Mayor Claudia Sheinbaum said the capital will embark on a large-scale testing effort to detect and isolate new infections as quickly as possible as the centerpiece of its plan to reopen its economy. Testing will be paired with an intensive information campaign and an attempt at contact tracing.
The sprawling city of 9 million people, with an equal number or more in the suburbs, has confirmed more than 32,000 infections and more than 3,200 deaths, both considered to be undercounts because of limited testing. With 100,000 tests per month, the city could be able to test one in every 14 residents by the end of the year.
While the capital has by far the most cases in Mexico, there are other hot spots. But the administration of President Andres Manuel López Obrador has refused to apply mass testing, saying it would be a waste of money and effort. Mexico has administered only about 370,000 tests since the pandemic began, in a country of over 125 million. That is about one test for every 335 inhabitants.
On Wednesday, federal Assistant Health Secretary Hugo López-Gatell lavished praise on the Mexico City plan, calling it “extremely relevant,” “promising” and “one of the most opportune efforts” taken to stem the spread of the coronavirus. But he announced no federal plans to adopt similar measures.

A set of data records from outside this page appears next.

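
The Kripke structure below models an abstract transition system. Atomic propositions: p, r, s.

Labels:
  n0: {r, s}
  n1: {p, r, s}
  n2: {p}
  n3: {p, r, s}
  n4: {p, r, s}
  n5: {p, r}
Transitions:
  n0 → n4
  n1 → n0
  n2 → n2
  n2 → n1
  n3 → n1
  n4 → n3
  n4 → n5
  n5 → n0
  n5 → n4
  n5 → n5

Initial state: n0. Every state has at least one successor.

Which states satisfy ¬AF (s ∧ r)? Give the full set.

{n2, n5}

States satisfying s ∧ r: {n0, n1, n3, n4}.
States satisfying AF (s ∧ r): {n0, n1, n3, n4}.
States satisfying ¬AF (s ∧ r): {n2, n5}.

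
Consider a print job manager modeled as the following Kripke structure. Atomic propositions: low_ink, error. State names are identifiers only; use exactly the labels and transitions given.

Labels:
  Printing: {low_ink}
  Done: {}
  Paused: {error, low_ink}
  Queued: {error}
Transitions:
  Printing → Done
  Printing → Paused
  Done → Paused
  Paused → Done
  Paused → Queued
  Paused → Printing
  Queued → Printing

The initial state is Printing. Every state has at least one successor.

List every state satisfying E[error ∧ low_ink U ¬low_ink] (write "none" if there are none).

{Done, Paused, Queued}

States satisfying error ∧ low_ink: {Paused}.
States satisfying ¬low_ink: {Done, Queued}.
States satisfying E[error ∧ low_ink U ¬low_ink]: {Done, Paused, Queued}.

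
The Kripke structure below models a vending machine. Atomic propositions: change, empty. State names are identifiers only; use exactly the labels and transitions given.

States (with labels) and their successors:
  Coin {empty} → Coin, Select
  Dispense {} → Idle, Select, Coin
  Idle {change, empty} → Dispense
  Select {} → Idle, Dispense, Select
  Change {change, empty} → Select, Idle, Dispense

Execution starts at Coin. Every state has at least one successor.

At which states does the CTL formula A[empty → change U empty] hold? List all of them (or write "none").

States satisfying empty → change: {Dispense, Idle, Select, Change}.
States satisfying empty: {Coin, Idle, Change}.
States satisfying A[empty → change U empty]: {Coin, Idle, Change}.

{Coin, Idle, Change}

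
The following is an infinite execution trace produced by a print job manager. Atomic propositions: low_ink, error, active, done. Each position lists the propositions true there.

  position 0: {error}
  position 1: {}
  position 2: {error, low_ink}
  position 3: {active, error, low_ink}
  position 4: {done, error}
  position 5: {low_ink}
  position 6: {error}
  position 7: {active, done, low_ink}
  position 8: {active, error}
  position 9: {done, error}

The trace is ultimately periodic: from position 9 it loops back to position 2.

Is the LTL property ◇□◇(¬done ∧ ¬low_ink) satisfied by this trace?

Satisfied

□◇(¬done ∧ ¬low_ink) holds at position 0, which is reachable from 0, so ◇□◇(¬done ∧ ¬low_ink) holds.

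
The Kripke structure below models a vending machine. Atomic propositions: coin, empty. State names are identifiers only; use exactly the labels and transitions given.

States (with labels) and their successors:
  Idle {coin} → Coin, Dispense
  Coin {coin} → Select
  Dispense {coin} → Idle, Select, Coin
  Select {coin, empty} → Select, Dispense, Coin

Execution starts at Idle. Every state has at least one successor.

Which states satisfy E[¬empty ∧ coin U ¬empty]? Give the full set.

{Idle, Coin, Dispense}

States satisfying ¬empty ∧ coin: {Idle, Coin, Dispense}.
States satisfying ¬empty: {Idle, Coin, Dispense}.
States satisfying E[¬empty ∧ coin U ¬empty]: {Idle, Coin, Dispense}.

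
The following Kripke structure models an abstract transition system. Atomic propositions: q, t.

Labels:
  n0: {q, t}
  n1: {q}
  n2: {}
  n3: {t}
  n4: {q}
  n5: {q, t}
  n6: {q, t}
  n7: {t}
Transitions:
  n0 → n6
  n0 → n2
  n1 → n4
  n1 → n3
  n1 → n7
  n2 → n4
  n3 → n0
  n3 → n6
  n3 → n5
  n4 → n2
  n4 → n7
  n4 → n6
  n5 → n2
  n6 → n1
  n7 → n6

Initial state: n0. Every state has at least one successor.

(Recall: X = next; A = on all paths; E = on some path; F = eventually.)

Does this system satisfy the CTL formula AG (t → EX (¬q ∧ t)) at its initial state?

States satisfying t → EX (¬q ∧ t): {n1, n2, n4}.
States satisfying AG (t → EX (¬q ∧ t)): ∅.
n0 is reachable from n0 and violates t → EX (¬q ∧ t), so AG fails at n0.
n0 ∉ Sat(AG (t → EX (¬q ∧ t))).

Does not hold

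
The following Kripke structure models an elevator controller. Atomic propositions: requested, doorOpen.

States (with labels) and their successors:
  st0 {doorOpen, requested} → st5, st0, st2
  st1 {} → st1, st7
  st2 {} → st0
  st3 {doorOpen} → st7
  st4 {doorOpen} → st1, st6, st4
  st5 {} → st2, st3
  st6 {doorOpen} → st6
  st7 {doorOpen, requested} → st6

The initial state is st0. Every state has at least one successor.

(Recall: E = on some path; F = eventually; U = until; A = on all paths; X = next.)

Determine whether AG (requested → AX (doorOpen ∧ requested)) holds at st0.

Does not hold

States satisfying requested → AX (doorOpen ∧ requested): {st1, st2, st3, st4, st5, st6}.
States satisfying AG (requested → AX (doorOpen ∧ requested)): {st6}.
st0 is reachable from st0 and violates requested → AX (doorOpen ∧ requested), so AG fails at st0.
st0 ∉ Sat(AG (requested → AX (doorOpen ∧ requested))).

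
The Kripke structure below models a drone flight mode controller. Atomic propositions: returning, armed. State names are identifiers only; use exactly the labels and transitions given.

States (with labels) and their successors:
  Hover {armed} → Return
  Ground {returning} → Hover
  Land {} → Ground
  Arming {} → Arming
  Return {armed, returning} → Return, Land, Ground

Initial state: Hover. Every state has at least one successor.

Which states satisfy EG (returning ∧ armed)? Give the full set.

{Return}

States satisfying returning ∧ armed: {Return}.
States satisfying EG (returning ∧ armed): {Return}.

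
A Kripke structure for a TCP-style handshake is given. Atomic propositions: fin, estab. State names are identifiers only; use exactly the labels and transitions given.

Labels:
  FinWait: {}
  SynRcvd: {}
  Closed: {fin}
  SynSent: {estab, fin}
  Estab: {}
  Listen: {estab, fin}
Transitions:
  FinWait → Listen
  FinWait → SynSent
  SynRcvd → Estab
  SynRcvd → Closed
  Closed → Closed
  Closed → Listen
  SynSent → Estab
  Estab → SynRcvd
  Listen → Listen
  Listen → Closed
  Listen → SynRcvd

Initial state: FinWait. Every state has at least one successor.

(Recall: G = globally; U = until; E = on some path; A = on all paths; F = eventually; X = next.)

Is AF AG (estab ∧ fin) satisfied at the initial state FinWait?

Violated

States satisfying AG (estab ∧ fin): ∅.
States satisfying AF AG (estab ∧ fin): ∅.
There is a path from FinWait along which AG (estab ∧ fin) never holds.
FinWait ∉ Sat(AF AG (estab ∧ fin)).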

Nationwide, Mexico appears to be stuck on a plateau of relatively high infection and death rates. On Wednesday, the official death toll rose by 708 to 15,357 - one of the highest daily totals yet. The number of total confirmed cases rose by 4,883 to 129,184. Both are clearly undercounts, experts say.
The federal government has already begun reopening parts of the economy, and López-Gatell had been predicting for weeks that the pandemic in key areas of Mexico had peaked, or would do so in a matter of days.

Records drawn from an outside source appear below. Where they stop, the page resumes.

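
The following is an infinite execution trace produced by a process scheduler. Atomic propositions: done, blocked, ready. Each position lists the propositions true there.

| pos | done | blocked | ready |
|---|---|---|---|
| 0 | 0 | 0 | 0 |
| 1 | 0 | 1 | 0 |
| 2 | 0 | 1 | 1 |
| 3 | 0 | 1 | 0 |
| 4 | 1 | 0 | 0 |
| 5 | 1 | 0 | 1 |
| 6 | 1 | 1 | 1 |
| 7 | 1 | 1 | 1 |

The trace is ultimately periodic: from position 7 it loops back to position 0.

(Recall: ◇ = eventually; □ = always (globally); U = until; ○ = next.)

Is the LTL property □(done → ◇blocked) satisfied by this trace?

Yes

done → ◇blocked holds at every position 0..7, and those are all positions ever visited, so □(done → ◇blocked) holds.
Positions where done holds: 4, 5, 6, 7.
Check ◇blocked at each: 4→ok, 5→ok, 6→ok, 7→ok.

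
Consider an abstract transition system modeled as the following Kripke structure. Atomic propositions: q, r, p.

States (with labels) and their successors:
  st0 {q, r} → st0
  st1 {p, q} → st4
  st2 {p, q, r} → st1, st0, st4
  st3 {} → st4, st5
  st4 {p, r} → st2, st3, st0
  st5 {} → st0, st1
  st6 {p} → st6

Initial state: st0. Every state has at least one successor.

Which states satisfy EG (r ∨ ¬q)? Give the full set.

States satisfying r ∨ ¬q: {st0, st2, st3, st4, st5, st6}.
States satisfying EG (r ∨ ¬q): {st0, st2, st3, st4, st5, st6}.

{st0, st2, st3, st4, st5, st6}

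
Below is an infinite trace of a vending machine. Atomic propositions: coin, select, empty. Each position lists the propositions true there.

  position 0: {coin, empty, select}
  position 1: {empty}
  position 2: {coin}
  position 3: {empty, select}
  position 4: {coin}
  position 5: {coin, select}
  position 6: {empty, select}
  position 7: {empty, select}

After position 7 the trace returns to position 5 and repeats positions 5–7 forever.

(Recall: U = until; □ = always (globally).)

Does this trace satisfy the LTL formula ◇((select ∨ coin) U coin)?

(select ∨ coin) U coin holds at position 0, which is reachable from 0, so ◇((select ∨ coin) U coin) holds.

Yes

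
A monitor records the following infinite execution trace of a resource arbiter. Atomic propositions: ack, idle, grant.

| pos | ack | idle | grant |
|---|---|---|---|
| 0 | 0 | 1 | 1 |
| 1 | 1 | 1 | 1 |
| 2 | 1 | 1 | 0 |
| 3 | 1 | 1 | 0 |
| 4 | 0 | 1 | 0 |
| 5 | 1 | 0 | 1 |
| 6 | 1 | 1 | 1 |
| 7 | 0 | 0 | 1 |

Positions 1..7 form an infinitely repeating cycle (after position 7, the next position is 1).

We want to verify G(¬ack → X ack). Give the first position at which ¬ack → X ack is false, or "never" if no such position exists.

¬ack → X ack holds at every position 0..7, and those are all the positions the trace ever visits, so the invariant G(¬ack → X ack) is never violated.

never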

“The predictions were overtaken” by waves of cases, López-Gatell said. “There is no declining pattern … there is a plateau.”
Sheinbaum belongs to López Obrador’s Morena party, and both sides deny there is any kind of split over handling of the pandemic.
The mayor’s plan promises to obtain much more detailed information to track potential infections and their contacts. She also said that small digital meters to measure people’s blood oxygen levels would be distributed to at-risk people and pharmacies. López Obrador’s government has no similar efforts.